Penguasa Negara dengan segala cara memutar-balikkan fakta sejarah seakan-akan pada tahun 1965-66 tidak pernah terjadi kejahatan kemanusiaan – pelanggaran HAM berat. Demikianlah  kebenaran dan keadilan digelapkan, sedang  impunitas dilanggengkan.  Percuma dicantumkan norma-norma hukum HAM dalam perundang-undangan Negara Indonesia kalau hanya untuk pajangan saja. Percuma dibentuk UU Peradilan HAM, Pengadilan HAM dan KOMNAS HAM kalau sampai sekarang  tidak bisa menuntaskan kasus-kasus pelanggaran HAM masa lalu (terutama yang berkaitan  peristiwa 1965-66). Dan sangat disesalkan justru institusi-institusi  penegak hukum  malah menjadi sarang mafia-hukum?

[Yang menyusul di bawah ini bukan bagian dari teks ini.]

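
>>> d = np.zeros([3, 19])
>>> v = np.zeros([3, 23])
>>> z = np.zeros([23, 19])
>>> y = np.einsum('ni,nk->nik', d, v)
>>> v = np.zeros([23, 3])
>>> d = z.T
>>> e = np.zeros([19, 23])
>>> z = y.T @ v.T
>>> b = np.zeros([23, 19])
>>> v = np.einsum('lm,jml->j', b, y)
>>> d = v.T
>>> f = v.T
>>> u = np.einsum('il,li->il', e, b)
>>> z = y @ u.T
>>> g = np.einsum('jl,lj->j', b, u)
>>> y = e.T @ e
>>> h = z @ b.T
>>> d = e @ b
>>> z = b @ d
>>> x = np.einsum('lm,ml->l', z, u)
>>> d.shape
(19, 19)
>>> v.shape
(3,)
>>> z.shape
(23, 19)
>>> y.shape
(23, 23)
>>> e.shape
(19, 23)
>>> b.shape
(23, 19)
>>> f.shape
(3,)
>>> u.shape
(19, 23)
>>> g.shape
(23,)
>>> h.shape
(3, 19, 23)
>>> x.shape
(23,)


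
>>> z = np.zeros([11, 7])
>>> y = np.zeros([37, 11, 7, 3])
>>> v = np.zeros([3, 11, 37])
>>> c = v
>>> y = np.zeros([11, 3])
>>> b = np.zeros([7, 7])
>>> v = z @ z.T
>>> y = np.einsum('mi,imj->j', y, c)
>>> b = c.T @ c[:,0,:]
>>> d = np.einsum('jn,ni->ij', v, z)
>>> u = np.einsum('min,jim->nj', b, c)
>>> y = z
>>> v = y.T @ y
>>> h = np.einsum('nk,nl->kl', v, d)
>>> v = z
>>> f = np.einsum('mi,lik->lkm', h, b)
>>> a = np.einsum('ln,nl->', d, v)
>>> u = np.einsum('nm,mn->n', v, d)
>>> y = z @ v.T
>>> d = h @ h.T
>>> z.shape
(11, 7)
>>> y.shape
(11, 11)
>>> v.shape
(11, 7)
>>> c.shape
(3, 11, 37)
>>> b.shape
(37, 11, 37)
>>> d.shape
(7, 7)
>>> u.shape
(11,)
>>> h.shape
(7, 11)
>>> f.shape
(37, 37, 7)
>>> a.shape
()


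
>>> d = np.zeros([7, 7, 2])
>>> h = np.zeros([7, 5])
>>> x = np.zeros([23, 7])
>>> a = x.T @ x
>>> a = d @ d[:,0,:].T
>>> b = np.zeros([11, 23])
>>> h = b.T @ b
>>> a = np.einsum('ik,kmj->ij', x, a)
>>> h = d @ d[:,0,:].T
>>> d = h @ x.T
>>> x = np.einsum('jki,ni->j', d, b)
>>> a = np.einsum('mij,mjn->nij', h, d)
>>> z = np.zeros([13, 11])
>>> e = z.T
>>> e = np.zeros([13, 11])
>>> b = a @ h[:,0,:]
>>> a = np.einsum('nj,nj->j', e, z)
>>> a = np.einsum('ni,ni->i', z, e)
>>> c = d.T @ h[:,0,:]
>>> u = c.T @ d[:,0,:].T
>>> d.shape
(7, 7, 23)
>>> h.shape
(7, 7, 7)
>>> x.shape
(7,)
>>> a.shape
(11,)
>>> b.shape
(23, 7, 7)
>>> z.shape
(13, 11)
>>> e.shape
(13, 11)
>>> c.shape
(23, 7, 7)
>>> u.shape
(7, 7, 7)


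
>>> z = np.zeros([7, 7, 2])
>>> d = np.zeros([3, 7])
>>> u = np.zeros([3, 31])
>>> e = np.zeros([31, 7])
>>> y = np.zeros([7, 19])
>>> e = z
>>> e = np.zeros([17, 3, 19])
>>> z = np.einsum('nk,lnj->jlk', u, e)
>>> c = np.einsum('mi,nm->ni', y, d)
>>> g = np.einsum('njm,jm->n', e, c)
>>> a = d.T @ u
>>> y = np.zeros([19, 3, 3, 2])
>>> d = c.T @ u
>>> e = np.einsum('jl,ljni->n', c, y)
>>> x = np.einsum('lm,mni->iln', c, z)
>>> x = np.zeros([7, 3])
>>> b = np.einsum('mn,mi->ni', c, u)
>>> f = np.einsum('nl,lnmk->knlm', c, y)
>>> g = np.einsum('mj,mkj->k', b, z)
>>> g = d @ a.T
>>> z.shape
(19, 17, 31)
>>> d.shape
(19, 31)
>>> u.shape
(3, 31)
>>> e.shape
(3,)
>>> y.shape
(19, 3, 3, 2)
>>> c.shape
(3, 19)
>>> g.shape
(19, 7)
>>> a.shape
(7, 31)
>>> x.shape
(7, 3)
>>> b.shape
(19, 31)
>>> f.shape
(2, 3, 19, 3)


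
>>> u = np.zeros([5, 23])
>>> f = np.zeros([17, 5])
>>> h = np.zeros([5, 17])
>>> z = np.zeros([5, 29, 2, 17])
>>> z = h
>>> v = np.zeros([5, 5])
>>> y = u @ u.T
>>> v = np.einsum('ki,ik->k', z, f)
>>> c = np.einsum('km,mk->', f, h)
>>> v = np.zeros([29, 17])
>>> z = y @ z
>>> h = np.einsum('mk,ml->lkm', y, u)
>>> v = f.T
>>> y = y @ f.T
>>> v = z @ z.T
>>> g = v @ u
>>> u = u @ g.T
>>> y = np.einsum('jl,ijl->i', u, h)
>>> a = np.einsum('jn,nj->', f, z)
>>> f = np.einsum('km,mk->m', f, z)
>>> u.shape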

Juga sangat memalukan bahwa Penyelenggara Negara Indonesia sedikitpun tidak mempunyai kepedulian terhadap para korban kejahatan kemanusiaan (pembantaian massal) yang dilakukan oleh tentara Belanda pada tahun 1947 atas 431 orang penduduk  di Rawagede. Tetapi pada tanggal  14 September 2011 Pengadilan Den Haag (Belanda) yang mengadili Kasus Rawagede atas gugatan para janda korban telah menjatuhkan putusan yang memenangkan para janda korban. Putusan Pengadilan di Den Haag tersebut  membuktikan bahwa institusi yudikatif  Negeri Belanda telah menjalankan tugasnya dengan baik, artinya tidak terpengaruh oleh pihak-pihak yang tidak respek kepada Republik Indonesia dan tidak rela dirinya dinamakan aggressor berhubung  keterlibatannya dalam  agresi terhadap negara  muda Indonesia  pada tahun 1945-1949  yang mengorbankan  ribuan rakyat.  Putusan Pengadilan Den Haag tersebut merupakan suatu tamparan muka bagi penegak hukum Indonesia yang sampai sekarang tidak juga mau menangani kasus-kasus pelanggaran HAM masa lalu terhadap warganegara Indonesia sendiri, bangsanya sendiri.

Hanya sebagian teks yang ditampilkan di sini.